I’m not a fan of candy or sweets in general, but it seems like they’re everywhere. To my horror, my kids have attended three schools and all of them have handed out candy as rewards. You’ll even see it at school sporting events. Yes, even for the youngest athletes… but that’s a subject for another day. So Halloween comes around and you may wonder how to handle the “loot” your kids bring home. As a mother, the negative effects of a candy binge are at the forefront of my mind. This is where we need to shift the focus temporarily from nutrition to habits. Yes, I’m suggesting Halloween (and other holidays) can be the perfect time to teach kids healthy habits. Self-regulation is an important skill and they’re going to learn it one day, with or without you.
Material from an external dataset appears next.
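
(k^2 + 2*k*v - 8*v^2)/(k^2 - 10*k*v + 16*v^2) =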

I encourage building this skill in childhood, as studies have shown that our eating habits as children usually carry on into adulthood. Here is a list of ways you can use Halloween candy as a TOOL for promoting healthy eating habits:
Encourage taste testing
What better way to encourage trying new foods, than with food they already want to try? Allow your kids to take a small bite out of several kinds of candy and ask them to talk about each one. Discuss how the candy tastes, smells, and feels. By doing this, you’re promoting the idea that it’s fun to try new things. This also helps them discover which candies they prefer, which brings us to the next tip…
Eat only the food you like best
It’s common to eat food just because it’s “there”. We need to teach kids to value their favorites and turn down the rest. When snack and junk food is in abundance (holidays, etc.), it’s important to learn we don’t have to eat in excess. Suggest trading the candy your kids don’t like for something else. This trade off can be for a toy or special experience (“We’ll go to the park,” or “You can have a slumber party with friends”). Teach your kids to eat what they like, not what they have.
Teach moderation and proportion
It’s okay to indulge sometimes, as long as it’s not a daily habit. Even when treating yourself, it’s important not to over-do it. Teach your kids moderation. Explain to them that candy is okay in small amounts, but we should eat a lot more from other food groups. Tell them: “We need to eat more fruits and vegetables than candy.” Draw them your own “food pyramid”, and explain why candy occupies the smallest portion of the picture.
So you’ve separated your kids’ favorite candies from the less desirable ones – now what? Let your kids know that they can have one piece of candy per day. Let them decide when they eat it. This technique gives them the freedom they want, while giving them the limitation they need.
Suggestion: Decide on a timeframe to continue this policy. Most dentists agree that it’s better to make candy eating season short, even if intake during that time is high. Give it 2 weeks or less.